Birinci kuşaktan şimdi aramızda olmayanlar arasında DİSK davası sanıkları arasında uzun soluklu hapis yatmış, kaçınılmaz işkencelerden geçmişler, İstanbul’un en ünlü otellerinin çalışanları arasında olarak, kültürel çok fazla şeyi paylaşmış olanlar ağırlıktaydılar. Ali Kocaman, Mukbil Zırtıloğlu, Nihat Turan ilk sıralamanın içindeler. Alt kat komşum Vefa Zat son uğurladıklarımız arasında. Otelcilik okullarında eğitimcilik yanında, Osmanlı’dan gelen Beyoğlu, turizm kültürünün çok sayıda kitabının yazarı, anılarıyla, daktilosunun sesi ile de kulağımda.
Şimdilerde bizim binanın giriş çıkışlarında yüz yüze gelip selamlaştıklarımın dışında, müzik, televizyon, çocuk sesleri bile duyulmaz, ışıklar zayıf görünmez oldu. Sulukule’nin içinde yıllarla dinlemekten çok keyif aldığım sokak, müzik, düğün, mevlit sesleri bile duyulmaz oldu. Kışla hiç ilgisi yok, yaşayabilmenin, yaşam keyiflerinin, koşullarının ortadan kalkması ile ortaya çıkan bir sonuç. Geçtiğimiz hafta sonu eve girişte bir satıcı sesi duyunca, uzaktan taşımamak için geri inip koşturdum. Kocaman bir kamyon içinde bir küçücük torbanın içinde kalmış son patateslerin satışı için megafonundan bağırıyormuş. “Soğanın da yok mu” soruma, “Hangi parayla alacaktım ki?” cevabını yapıştırdı.

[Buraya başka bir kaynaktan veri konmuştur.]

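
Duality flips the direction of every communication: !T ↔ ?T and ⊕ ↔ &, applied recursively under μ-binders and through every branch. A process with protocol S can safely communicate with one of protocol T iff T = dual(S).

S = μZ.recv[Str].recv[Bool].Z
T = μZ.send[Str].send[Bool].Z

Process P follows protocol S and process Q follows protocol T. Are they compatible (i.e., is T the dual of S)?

μZ ‖ μZ  match (μ self-dual)
  recv[Str] ‖ send[Str]  match
    recv[Bool] ‖ send[Bool]  match
      Z ‖ Z  match

YES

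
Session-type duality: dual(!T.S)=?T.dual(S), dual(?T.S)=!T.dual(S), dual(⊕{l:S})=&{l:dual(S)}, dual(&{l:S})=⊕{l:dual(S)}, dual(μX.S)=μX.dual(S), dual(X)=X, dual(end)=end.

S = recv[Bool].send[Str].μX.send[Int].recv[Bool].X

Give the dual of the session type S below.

recv[Bool] = send[Bool]
  send[Str] = recv[Str]
    μX = μX  (rec unchanged)
      send[Int] = recv[Int]
        recv[Bool] = send[Bool]
          X self-dual

send[Bool].recv[Str].μX.recv[Int].send[Bool].X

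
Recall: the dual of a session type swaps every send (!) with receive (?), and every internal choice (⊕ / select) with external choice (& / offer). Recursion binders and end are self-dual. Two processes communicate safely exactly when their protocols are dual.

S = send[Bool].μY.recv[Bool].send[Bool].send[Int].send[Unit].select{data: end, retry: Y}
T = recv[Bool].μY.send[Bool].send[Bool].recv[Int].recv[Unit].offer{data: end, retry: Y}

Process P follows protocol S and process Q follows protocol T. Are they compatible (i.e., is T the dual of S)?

send[Bool] ‖ recv[Bool]  ✓
  μY ‖ μY  ✓ (μ self-dual)
    recv[Bool] ‖ send[Bool]  ✓
      send[Bool] ‖ send[Bool]  ✗ same direction on both sides — not dual

NO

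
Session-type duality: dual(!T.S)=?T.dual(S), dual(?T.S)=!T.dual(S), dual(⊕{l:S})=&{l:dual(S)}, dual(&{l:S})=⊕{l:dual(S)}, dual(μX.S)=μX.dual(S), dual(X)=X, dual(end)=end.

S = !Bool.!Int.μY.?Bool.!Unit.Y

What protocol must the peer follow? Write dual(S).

?Bool.?Int.μY.!Bool.?Unit.Y

!Bool → ?Bool
  !Int → ?Int
    μY → μY  (μ self-dual)
      ?Bool → !Bool
        !Unit → ?Unit
          dual(Y) = Y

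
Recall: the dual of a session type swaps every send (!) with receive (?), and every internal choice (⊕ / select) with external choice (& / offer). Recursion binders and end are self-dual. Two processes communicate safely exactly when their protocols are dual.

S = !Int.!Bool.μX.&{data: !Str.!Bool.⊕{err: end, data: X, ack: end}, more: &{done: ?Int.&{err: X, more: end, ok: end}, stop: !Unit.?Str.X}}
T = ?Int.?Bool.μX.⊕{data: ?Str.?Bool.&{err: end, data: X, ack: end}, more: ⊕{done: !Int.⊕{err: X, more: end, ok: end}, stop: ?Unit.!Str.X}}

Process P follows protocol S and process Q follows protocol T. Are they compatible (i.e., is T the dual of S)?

YES

!Int vs ?Int  ✓
  !Bool vs ?Bool  ✓
    μX vs μX  ✓ (μ self-dual)
      &{data,more} vs ⊕{data,more}  ✓ same labels
        • data:
          !Str vs ?Str  ✓
            !Bool vs ?Bool  ✓
              ⊕{err,data,ack} vs &{err,data,ack}  ✓ same labels
                • err:
                  end vs end  ✓
                • data:
                  X vs X  ✓
                • ack:
                  end vs end  ✓
        • more:
          &{done,stop} vs ⊕{done,stop}  ✓ same labels
            • done:
              ?Int vs !Int  ✓
                &{err,more,ok} vs ⊕{err,more,ok}  ✓ same labels
                  • err:
                    X vs X  ✓
                  • more:
                    end vs end  ✓
                  • ok:
                    end vs end  ✓
            • stop:
              !Unit vs ?Unit  ✓
                ?Str vs !Str  ✓
                  X vs X  ✓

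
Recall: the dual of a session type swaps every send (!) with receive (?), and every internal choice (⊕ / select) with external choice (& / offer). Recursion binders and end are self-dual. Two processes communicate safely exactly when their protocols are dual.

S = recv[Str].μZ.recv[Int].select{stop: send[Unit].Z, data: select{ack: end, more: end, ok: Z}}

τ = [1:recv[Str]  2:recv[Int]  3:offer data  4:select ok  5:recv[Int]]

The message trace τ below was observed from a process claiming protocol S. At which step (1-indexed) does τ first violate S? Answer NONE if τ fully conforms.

3

@1 recv[Str]  match  residual = μZ.…
@2 recv[Int]  match  residual = select{stop: send[Unit].μZ.…, data: select{ack: end, more: end, ok: μZ.…}}
@3 got offer data, protocol expects select stop or select data  ✗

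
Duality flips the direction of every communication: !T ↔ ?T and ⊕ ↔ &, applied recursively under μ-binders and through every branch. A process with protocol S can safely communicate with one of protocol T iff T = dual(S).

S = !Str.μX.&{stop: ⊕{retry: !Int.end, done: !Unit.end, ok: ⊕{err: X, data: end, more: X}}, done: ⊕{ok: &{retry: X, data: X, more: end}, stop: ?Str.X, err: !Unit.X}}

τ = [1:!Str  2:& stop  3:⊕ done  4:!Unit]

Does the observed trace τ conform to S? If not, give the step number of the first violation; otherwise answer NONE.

[1] !Str  match  cont: μX.…
[2] & stop  match  cont: ⊕{retry: !Int.end, done: !Unit.end, ok: ⊕{err: μX.…, data: end, more: μX.…}}
[3] ⊕ done  match  cont: !Unit.end
[4] !Unit  match  cont: end
trace exhausted — no violation

NONE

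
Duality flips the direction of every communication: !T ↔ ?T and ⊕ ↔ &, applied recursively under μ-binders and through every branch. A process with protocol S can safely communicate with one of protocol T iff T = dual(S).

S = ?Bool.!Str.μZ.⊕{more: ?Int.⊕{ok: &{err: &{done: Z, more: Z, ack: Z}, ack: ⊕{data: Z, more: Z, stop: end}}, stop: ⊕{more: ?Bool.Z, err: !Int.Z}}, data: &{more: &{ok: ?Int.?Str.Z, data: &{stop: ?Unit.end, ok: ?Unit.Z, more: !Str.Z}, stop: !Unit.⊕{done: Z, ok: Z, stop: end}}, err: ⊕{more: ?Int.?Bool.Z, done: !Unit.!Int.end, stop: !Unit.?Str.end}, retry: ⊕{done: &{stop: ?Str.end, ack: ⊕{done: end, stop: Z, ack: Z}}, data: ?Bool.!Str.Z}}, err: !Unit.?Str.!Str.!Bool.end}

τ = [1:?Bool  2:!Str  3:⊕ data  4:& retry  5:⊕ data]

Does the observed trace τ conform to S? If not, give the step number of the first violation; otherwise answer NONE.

NONE

step 1: ?Bool  ok  now at !Str.μZ.…
step 2: !Str  ok  now at μZ.…
step 3: ⊕ data  ok  now at &{more: &{ok: ?Int.?Str.μZ.…, data: &{stop: ?Unit.end, ok: ?Unit.μZ.…, more: !Str.μZ.…}, stop: !Unit.⊕{done: μZ.…, ok: μZ.…, stop: end}}, err: ⊕{more: ?Int.?Bool.μZ.…, done: !Unit.!Int.end, stop: !Unit.?Str.end}, retry: ⊕{done: &{stop: ?Str.end, ack: ⊕{done: end, stop: μZ.…, ack: μZ.…}}, data: ?Bool.!Str.μZ.…}}
step 4: & retry  ok  now at ⊕{done: &{stop: ?Str.end, ack: ⊕{done: end, stop: μZ.…, ack: μZ.…}}, data: ?Bool.!Str.μZ.…}
step 5: ⊕ data  ok  now at ?Bool.!Str.μZ.…
trace exhausted — no violation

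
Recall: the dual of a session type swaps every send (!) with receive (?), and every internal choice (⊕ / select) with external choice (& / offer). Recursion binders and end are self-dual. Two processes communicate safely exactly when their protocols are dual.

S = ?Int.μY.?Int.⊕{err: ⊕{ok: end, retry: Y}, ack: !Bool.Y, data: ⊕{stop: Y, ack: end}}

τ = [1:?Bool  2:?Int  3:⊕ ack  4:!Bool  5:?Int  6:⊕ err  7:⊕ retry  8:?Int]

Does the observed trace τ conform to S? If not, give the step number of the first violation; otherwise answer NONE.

1

[1] got ?Bool, protocol expects ?Int  ✗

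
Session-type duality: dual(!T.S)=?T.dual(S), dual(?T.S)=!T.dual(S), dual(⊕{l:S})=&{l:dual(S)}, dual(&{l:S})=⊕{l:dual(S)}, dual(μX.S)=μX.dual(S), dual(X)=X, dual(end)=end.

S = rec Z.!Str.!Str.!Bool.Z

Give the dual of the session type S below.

rec Z.?Str.?Str.?Bool.Z

rec Z = rec Z  (rec unchanged)
  !Str = ?Str
    !Str = ?Str
      !Bool = ?Bool
        Z self-dual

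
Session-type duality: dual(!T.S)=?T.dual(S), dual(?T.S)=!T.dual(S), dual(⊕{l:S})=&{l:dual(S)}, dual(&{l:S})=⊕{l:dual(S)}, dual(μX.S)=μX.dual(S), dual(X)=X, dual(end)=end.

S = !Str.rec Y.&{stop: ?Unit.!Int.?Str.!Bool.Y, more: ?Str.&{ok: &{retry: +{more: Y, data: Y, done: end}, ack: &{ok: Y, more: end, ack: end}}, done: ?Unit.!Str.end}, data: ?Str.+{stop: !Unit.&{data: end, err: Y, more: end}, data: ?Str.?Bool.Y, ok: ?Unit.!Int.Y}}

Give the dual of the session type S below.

!Str ↦ ?Str
  rec Y ↦ rec Y  (μ self-dual)
    &{stop,more,data} ↦ +{stop,more,data}  (external→internal)
      case stop:
        ?Unit ↦ !Unit
          !Int ↦ ?Int
            ?Str ↦ !Str
              !Bool ↦ ?Bool
                Y self-dual
      case more:
        ?Str ↦ !Str
          &{ok,done} ↦ +{ok,done}  (external→internal)
            case ok:
              &{retry,ack} ↦ +{retry,ack}  (external→internal)
                case retry:
                  +{more,data,done} ↦ &{more,data,done}  (internal→external)
                    case more:
                      Y self-dual
                    case data:
                      Y self-dual
                    case done:
                      end self-dual
                case ack:
                  &{ok,more,ack} ↦ +{ok,more,ack}  (external→internal)
                    case ok:
                      Y self-dual
                    case more:
                      end self-dual
                    case ack:
                      end self-dual
            case done:
              ?Unit ↦ !Unit
                !Str ↦ ?Str
                  end self-dual
      case data:
        ?Str ↦ !Str
          +{stop,data,ok} ↦ &{stop,data,ok}  (internal→external)
            case stop:
              !Unit ↦ ?Unit
                &{data,err,more} ↦ +{data,err,more}  (external→internal)
                  case data:
                    end self-dual
                  case err:
                    Y self-dual
                  case more:
                    end self-dual
            case data:
              ?Str ↦ !Str
                ?Bool ↦ !Bool
                  Y self-dual
            case ok:
              ?Unit ↦ !Unit
                !Int ↦ ?Int
                  Y self-dual

?Str.rec Y.+{stop: !Unit.?Int.!Str.?Bool.Y, more: !Str.+{ok: +{retry: &{more: Y, data: Y, done: end}, ack: +{ok: Y, more: end, ack: end}}, done: !Unit.?Str.end}, data: !Str.&{stop: ?Unit.+{data: end, err: Y, more: end}, data: !Str.!Bool.Y, ok: !Unit.?Int.Y}}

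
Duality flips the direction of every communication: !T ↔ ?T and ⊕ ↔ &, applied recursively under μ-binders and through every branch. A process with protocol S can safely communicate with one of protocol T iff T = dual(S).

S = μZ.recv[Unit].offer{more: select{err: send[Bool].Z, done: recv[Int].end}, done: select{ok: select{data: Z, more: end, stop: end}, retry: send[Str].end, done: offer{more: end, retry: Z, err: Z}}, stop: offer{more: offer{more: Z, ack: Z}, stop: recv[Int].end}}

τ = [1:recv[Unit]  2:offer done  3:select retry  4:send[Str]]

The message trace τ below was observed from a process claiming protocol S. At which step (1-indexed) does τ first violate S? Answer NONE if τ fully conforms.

NONE

@1 recv[Unit]  match  cont: offer{more: select{err: send[Bool].μZ.…, done: recv[Int].end}, done: select{ok: select{data: μZ.…, more: end, stop: end}, retry: send[Str].end, done: offer{more: end, retry: μZ.…, err: μZ.…}}, stop: offer{more: offer{more: μZ.…, ack: μZ.…}, stop: recv[Int].end}}
@2 offer done  match  cont: select{ok: select{data: μZ.…, more: end, stop: end}, retry: send[Str].end, done: offer{more: end, retry: μZ.…, err: μZ.…}}
@3 select retry  match  cont: send[Str].end
@4 send[Str]  match  cont: end
trace exhausted — no violation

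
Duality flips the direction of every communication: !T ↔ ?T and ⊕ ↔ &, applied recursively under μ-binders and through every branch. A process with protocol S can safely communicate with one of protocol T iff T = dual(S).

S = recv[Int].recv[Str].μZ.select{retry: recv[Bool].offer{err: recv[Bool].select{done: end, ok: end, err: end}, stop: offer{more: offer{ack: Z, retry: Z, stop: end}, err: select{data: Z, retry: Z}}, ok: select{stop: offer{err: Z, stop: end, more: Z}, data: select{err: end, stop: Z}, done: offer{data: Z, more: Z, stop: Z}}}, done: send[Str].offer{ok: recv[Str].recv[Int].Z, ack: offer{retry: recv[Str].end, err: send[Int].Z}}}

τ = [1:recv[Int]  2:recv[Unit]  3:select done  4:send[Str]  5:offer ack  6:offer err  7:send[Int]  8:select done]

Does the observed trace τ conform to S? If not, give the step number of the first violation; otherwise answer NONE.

2

step 1: recv[Int]  ✓  now at recv[Str].μZ.…
step 2: got recv[Unit], protocol expects recv[Str]  ✗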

İçimden geçirsem de ayıp olmasın diye “Birkaç çuval patates satabilmek uğruna koca bir kamyonla gün boyu dolaşmak hangi akıl işi” sorusunu soramadım. Belki elindeki patateslerin çürümesini göze alamamıştır. Belki de daha acısı toplamı çok az olsa da satışından gelecek paranın günlük açıklarını kapatabilmesi çaresizliğini yaşıyordur.. Evlerden görünen ışıklardan açıkça görüldüğü üzere, televizyon ekranından gelen ışıklarla yetinenlerin çoğunlukta oldukları çıplak gözle sokaklardan görülebildiğine göre sözün bittiği yerlerdeyiz.
***
Cumhurbaşkanı Erdoğan’ın son seçim kampanyasında, “Soğanın halkın derdi olmadığı” yolundaki sözleri kulağıma takılıp kalmış. Gazetede de evde de önceden kurulmuş kablolu yayınların dışına çıkamadığımız için muhalefetin sesinin çok az duyulduğu kanallar arasında dolanıp dururken, kaçınılmaz yapılan canlı yayınlardan geleneksel bayram satışı yapılan çarşılarımızda alıcının olmadığı boş sokakların görüntüleri var. En azı en ucuzu ile yetinenlerin yakınmalarını sesleri yoka sayılamıyor.
Arife günü bilet bulunamayan, tıklım tıklım kalabalıklarla dolu otogarlardan eser yok. Akraba evlerine gitmek üzere yolculuğa çıkanlar çoğunlukta. En ucuzundan tatil için ev bulabilenler azınlıkta. Dolu dolu eşya, hediyelik yüklenmiş çantalar hak götüre..
Deprem bölgeleri bağlantılı yayınların iç acıtan görüntüleri, bayram gündemli olunca katlanıverdi. Üçüncü aya doğru günler hızla geçerken, sorun çözebilmiş olmada tersine bir yolda yürümekten kurtulamadık. Utanç verici sayılardaki can kayıplarının acılarını bile yaşayamayacak kadar çok günlük sorunlarla boğuşup durmaktan kurtulamadılar. Dünya ölçeğinde yaşanabildiğinin örneğine tanık olmadığımız bir vicdansız, yüzsüz tablo ile yüz yüze kalanın gerçeklerinin yeni örnekleri gün gün saat saat karşımıza çıkıyor.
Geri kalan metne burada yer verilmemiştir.